The muscle along her shoulder where I gripped her in the study.
The way she put my sister out with two fingers against the side of her neck.
The way she shot four men in three seconds in a Marchetti bathroom and dragged my paralyzed body out across the marble.
Kind.
Gentle.
There is nothing anyone with eyes should be able to mistake for kind or gentle about her.
And yet my sister, who can no longer reliably tell what year she is in, has met Yana for the second time in her life and is calling her gentle with the smile of a woman who has just decided something.
“She is not staying,” I say carefully. “She is a guest. She will be going home soon.”
“Mm.”
“Angel.”
“I heard you.”
She is drifting now. The medication is taking her down. She turns her face into the pillow.
“But I like her,” she murmurs. “Let her spend time with me while she is here. Will you let her?”
It is not a question I can answer. The answer is complicated and dangerous, and I do not have the time to sort out the answer in this moment, with Lucia falling asleep in front of me and my own hand still bleeding through my fingers where I am holding it pressed against the cuff of my shirt.
She does not need a complicated answer. She needs a soft one. She needs to fall asleep without the next episode being triggered by my refusal of something her brain has decided she wants.
“Yes,” I say. “I will let her.”
“Good.”
She is almost gone.
A nursemaid steps in quietly with a tray. A glass. A syringe. Two small bottles. She begins the afternoon medications.
“What is that one?”
The nurse looks up. “Don Mondi?”
“That ampule. The clear one. I do not recognize it.”
“It is — I’m sorry, Don Mondi, I do not recall the name from memory. I can —”
“Who cleared it?”
She hesitates.
“Fabiano, sir. Yesterday evening. He brought it from the doctor’s office himself. He said the doctor had recommended a small adjustment.”
I look at the ampule.
“I want a full report tomorrow. Every medication she is currently receiving. Alongside the name of the doctor or specialist who prescribed each one. Direct to me. Not through Fabiano.”
“Yes, Don Mondi.”
I bend and kiss Lucia on the forehead. Her skin is warm.

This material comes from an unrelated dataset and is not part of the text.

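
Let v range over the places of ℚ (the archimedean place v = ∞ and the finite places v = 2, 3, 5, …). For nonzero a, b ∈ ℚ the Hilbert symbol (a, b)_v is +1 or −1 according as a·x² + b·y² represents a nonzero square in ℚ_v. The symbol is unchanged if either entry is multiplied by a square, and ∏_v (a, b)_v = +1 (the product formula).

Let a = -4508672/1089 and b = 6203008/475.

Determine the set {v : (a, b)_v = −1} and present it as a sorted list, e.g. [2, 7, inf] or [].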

She is already breathing in the deep, slow rhythm of sleep.
Yana is in the study when I return.
She has not sat. She is standing near the window where Lucia was, her arms at her sides, her face composed. The shards on the rug have not been cleaned. A small smear of my blood is still on the floor.
I close the door behind me.
I go to the desk and lean against its edge.
“There is an art show,” I say, “in a few days. I have business there. I will be attending as Giorgio Ferrante. You will come with me.”
“As what?
“As his assistant.”
“I see.”
“Prepare. We leave Friday.”
She nods, but she doesn’t go.
I wait.
“And my proposal,” she asks, “about your sister.”